Gripken Grip Aşısı Olunur mu?

Genel olarak, aşı uygulandığı sırada vücutta ikinci bir hastalığın bulunması, aşı uygulaması sonrasında elde edilmesi planlanan bağışıklık yanıtının yetersiz kalmasına yol açabilir. Bu anlamda, hafif soğuk algınlığı belirtilerinden ciddi enfeksiyonlara kadar herhangi bir hastalık belirtisi olan kişilerde, grip aşısını takiben iki hafta içinde gelişmesi beklenen antikor yanıtı ortaya çıkmayabilir.
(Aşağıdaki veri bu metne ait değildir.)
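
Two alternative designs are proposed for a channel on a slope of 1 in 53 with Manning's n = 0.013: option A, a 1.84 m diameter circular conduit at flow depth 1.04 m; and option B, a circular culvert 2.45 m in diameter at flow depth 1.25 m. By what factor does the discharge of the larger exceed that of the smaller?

Channel A: For a circular section of diameter D = 1.84 m at depth y = 1.04 m, the central angle is θ = 2 arccos(1 − 2y/D) = 3.403 rad. Then A = (D²/8)(θ − sin θ) = 1.55 m² and P = Dθ/2 = 3.131 m. Hydraulic radius R = A/P = 1.55/3.131 = 0.495 m. Q_A = (1/0.013)·1.55·0.495^(2/3)·√0.01887 = 10.25 m³/s.
Channel B: For a circular section of diameter D = 2.45 m at depth y = 1.25 m, the central angle is θ = 2 arccos(1 − 2y/D) = 3.182 rad. Then A = (D²/8)(θ − sin θ) = 2.418 m² and P = Dθ/2 = 3.898 m. Hydraulic radius R = A/P = 2.418/3.898 = 0.6204 m. Q_B = (1/0.013)·2.418·0.6204^(2/3)·√0.01887 = 18.59 m³/s.
The larger discharge is 18.59 m³/s and the smaller is 10.25 m³/s; the ratio is 1.81.

1.81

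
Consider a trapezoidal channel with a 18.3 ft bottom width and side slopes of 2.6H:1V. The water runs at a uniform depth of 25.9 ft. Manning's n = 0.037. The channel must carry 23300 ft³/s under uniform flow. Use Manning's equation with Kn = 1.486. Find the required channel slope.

With bottom width b = 18.3 ft and side slope z = 2.6: A = (b + zy)y = (18.3 + 2.6×25.9)×25.9 = 2218 ft²; P = b + 2y√(1+z²) = 18.3 + 2×25.9×2.786 = 162.6 ft.
Hydraulic radius R = A/P = 2218/162.6 = 13.64 ft.
From Manning's equation, S = [nQ / (1.486 A R^(2/3))]² = [0.037 × 23300 / (1.486 × 2218 × 13.64^(2/3))]² = 0.0021.

S = 0.0021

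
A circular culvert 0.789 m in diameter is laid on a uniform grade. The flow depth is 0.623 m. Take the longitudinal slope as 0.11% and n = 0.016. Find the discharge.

For a circular section of diameter D = 0.789 m at depth y = 0.623 m, the central angle is θ = 2 arccos(1 − 2y/D) = 4.377 rad. Then A = (D²/8)(θ − sin θ) = 0.4141 m² and P = Dθ/2 = 1.727 m.
Hydraulic radius R = A/P = 0.4141/1.727 = 0.2398 m.
Manning's equation: Q = (1/n) A R^(2/3) S^(1/2) = (1/0.016) × 0.4141 × 0.2398^(2/3) × 0.0011^(1/2) = 0.331 m³/s.

Q = 0.331 m³/s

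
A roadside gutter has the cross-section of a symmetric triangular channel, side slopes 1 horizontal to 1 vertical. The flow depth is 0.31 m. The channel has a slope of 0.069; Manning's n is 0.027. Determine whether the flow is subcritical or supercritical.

supercritical

For a triangular section with side slope z = 1: A = zy² = 1×0.31² = 0.0961 m²; P = 2y√(1+z²) = 2×0.31×1.414 = 0.8768 m.
Hydraulic radius R = A/P = 0.0961/0.8768 = 0.1096 m.
V = (1/n) R^(2/3) √S = (1/0.027) × 0.1096^(2/3) × √0.069 = 2.228 m/s. Hydraulic depth D_h = A/T = 0.0961/0.62 = 0.155 m.
Froude number Fr = V/√(g·D_h) = 2.228/√(9.81×0.155) = 1.81, which is greater than 1, so the flow is supercritical.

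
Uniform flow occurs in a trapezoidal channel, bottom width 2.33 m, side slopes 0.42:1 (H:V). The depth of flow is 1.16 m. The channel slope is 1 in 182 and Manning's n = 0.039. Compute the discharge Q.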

Bu nedenle, kişilere genellikle hastalık belirtilerinin geçmesinden sonra grip aşısı yaptırmaları tavsiye edilir.

Ayrıca, grip aşısı uygulaması sonrasında da kişi gribe yakalanabili ancak araştırmalar, grip aşısı yaptıran kişilerde grip belirtilerinin normal kişilere göre daha zayıf olduğu ve ciddi sorunlara yol açmadığını ortaya koymuştur.